Ever since the Doklam stand-off between India and China ended last year, relations have thawing between the two nuclear superpowers. While the construction of China’s Belt and Road Initiative continues to draw criticism in India, both nations have made a point of talking about a cooperate future.
In that sense, the ongoing Shanghai Cooperation Organisation (SCO) summit has seen further positive signs. The two Asian giants have already signed Memorandums of Understanding (MoUs) on the sharing of the Brahmaputra river, as well as recognised that the SCO meet is geared towards agreeing on a counter-terrorism strategy with Pakistan.

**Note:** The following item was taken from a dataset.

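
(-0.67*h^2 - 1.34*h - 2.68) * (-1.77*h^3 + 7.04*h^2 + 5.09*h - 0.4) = 1.1859*h^5 - 2.345*h^4 - 8.1003*h^3 - 25.4198*h^2 - 13.1052*h + 1.072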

However, it seems like China may have overestimated their influence over Indian authorities today. Chinese Ambassador Luo Zhaohui mentioned that his Indian friends “mentioned that China, India and Pakistan may have some kind of trilateral cooperation under the SCO. If a China-Russia-Mongolia trilateral is possible, then why don’t we try working China-India-Pakistan out?”
Inaugurating a seminar on “Beyond Wuhan: How Fast and Far Can China-India Relations Go?”, Zhaohui also stated that China-India relations had grown beyond simple bilateral treaties. The two nations “should continue to push forward ‘China-India plus’ cooperation.” One example of the cited cooperation was the joint training programme for Afghanistan’s civil servants.
Unsurprisingly, there was a quick and short response from the Indian camp. Mentioning that there had been no official approach on the matter from China, Raveesh Kumar, spokesman for the Ministry of External Affairs, stated, “We consider the statement as the personal opinion of the Ambassador. Matters related to India-Pakistan relations are purely bilateral in nature and have no scope for involvement of any third country.”